Only one Cabinet member – Chris Grayling – had a good word to say about Theresa May and even he waited hours to say it. The silence of the others underlines the scale of trouble that the Prime Minister is in with her own party after blowing its majority in pursuit of a personal mandate. If she had won a landslide (which seemed to be there for the taking), she wanted to make it a very personal landslide, asking people to ‘vote for me’ rather than her party. As I say in my Daily Telegraph column today, the defeat must now be owned by her personally. And the silence of her Cabinet is intended to let her dwell upon this fact: she shut most of them up during the campaign, hoping to personalise the glory of victory. They now want her to personalise the misery of defeat.

She is not being defenestrated because her party doesn’t want a leadership election now, having demeaned itself enough in the eyes of the electorate. Another Boris v Gove debacle could mean another election and Jeremy Corbyn in No. 10; stopping this is now the number one Tory priority (more so than Brexit). So they want to make May work, at least for now. James Forsyth revealed yesterday the proposal for a deputy Prime Minister, who might act as a bridge between the leader and the party. That a bridge needs to be built says much about the unforgivable distance that Mrs May has allowed to emerge between her and her party in not even a year.

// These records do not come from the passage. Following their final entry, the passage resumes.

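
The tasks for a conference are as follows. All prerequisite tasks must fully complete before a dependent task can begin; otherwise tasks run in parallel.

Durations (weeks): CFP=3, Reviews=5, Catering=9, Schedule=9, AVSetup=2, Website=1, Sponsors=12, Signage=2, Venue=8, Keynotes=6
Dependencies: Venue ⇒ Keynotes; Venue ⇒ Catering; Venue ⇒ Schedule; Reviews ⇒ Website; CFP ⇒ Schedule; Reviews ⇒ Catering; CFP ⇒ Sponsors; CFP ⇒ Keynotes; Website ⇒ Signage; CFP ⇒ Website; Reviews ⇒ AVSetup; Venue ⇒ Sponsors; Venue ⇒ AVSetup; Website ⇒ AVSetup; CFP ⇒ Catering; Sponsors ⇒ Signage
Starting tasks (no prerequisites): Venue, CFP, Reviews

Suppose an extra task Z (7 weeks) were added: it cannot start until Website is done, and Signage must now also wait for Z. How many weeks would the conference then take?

22

Originally the conference takes 22 weeks.
With Z inserted, Signage now waits for max(Website, Sponsors, Z).
New critical path: Venue→Sponsors→Signage = 8+12+2 = 22 ⇒ 22 weeks.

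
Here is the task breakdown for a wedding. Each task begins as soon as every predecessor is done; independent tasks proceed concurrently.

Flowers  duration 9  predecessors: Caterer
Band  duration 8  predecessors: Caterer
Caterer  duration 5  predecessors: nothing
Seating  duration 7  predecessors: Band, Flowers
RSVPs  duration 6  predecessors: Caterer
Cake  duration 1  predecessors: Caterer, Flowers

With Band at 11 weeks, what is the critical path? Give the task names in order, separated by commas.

As given, the longest chain is Caterer→Flowers→Seating = 5+9+7 = 21, so the finish is 21 weeks.
Band has 1 week of float (longest path through it is 20).
New critical path: Caterer→Band→Seating = 5+11+7 = 23 ⇒ 23 weeks.

Caterer, Band, Seating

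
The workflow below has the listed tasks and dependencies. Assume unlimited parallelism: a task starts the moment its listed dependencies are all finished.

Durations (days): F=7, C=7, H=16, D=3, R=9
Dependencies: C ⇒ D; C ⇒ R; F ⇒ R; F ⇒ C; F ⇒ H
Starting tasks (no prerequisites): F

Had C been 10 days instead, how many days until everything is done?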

She was chosen as leader because she didn’t have any allies. The allies of Michael Gove, Boris Johnson etc gunned each other down after the EU referendum and she was the only Cabinet member who didn’t really have anyone around her.

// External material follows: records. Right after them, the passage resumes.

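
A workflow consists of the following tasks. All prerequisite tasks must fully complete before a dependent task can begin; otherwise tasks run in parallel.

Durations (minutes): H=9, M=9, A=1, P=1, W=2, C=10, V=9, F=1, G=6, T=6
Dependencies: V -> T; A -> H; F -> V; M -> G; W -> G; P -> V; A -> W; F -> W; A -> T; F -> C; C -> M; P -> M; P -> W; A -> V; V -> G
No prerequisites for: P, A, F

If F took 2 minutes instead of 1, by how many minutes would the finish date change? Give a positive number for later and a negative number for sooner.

Critical path before the change: F→C→M→G = 1+10+9+6 = 26 giving 26 minutes.
F lies on that path, so at 2 minutes the path becomes 27 minutes.
The critical path is still F→C→M→G; finish is now 27 minutes.
Change in finish: 27 − 26 = +1 minutes.

1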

Tory leaders tend to be chosen because of who they’re not, not who they are: Thatcher wasn’t Heath, Major wasn’t Heseltine, IDS wasn’t Portillo, Cameron wasn’t David Davis. And May wasn’t anybody. At first this went down quite well amongst the public: she came across as an everyday British woman with her feet on the ground, a relief after the bling of Tony Blair, David Cameron and George Osborne. But the campaign showed her to be rather average – if anything, below average. Robotic in her responses, a trait revealing not steeliness but her lack of imagination. Also, the country has rather large questions facing it – made all the more acute by the terrorist atrocities. And what did she have? Cliché, banality and nothing more. Every month she’d make a good speech, but she was unable to move beyond this mode – she was stuck in third gear. Prime Ministers need to be able to move into fifth, when the occasion arises.

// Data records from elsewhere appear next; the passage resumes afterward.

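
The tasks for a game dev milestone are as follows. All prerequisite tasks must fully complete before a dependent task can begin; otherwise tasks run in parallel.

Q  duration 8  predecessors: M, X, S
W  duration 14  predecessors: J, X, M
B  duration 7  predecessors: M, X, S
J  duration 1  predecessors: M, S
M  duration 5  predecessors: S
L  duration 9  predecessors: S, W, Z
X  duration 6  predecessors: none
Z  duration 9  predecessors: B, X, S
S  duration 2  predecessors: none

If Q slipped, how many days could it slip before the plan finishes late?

The longest chain is S→M→B→Z→L = 2+5+7+9+9 = 32; overall finish 32 days.
The longest chain containing Q totals 15 days.
So Q can slip 32 − 15 = 17 days.

17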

Her Cabinet tolerated this; they didn’t mind being led by a Maybot as long as it was programmed to deliver a clean Brexit. But being Tory leader is a contract: you bring victory, you can do what you like. Bring defeat, and you’re a goner.

So she’ll stay – as one minister put it to me, she’ll be a ‘prisoner of the Cabinet’ with her reputation and authority shot to pieces. But this will only ever work as a temporary solution. Listening to the demands that Cabinet members have of her, I was left with one inescapable conclusion: they want her to change into someone else, she won’t and she can’t.

So Theresa May will go – make no mistake about that. She will never be forgiven, by the country or her party, for this debacle. But the Tories also know that, given the damage that she has inflicted on their party, they’re in no fit state to fight another general election. And as soon as they’re ready, they’ll get rid of her. It’s a question of when, not if.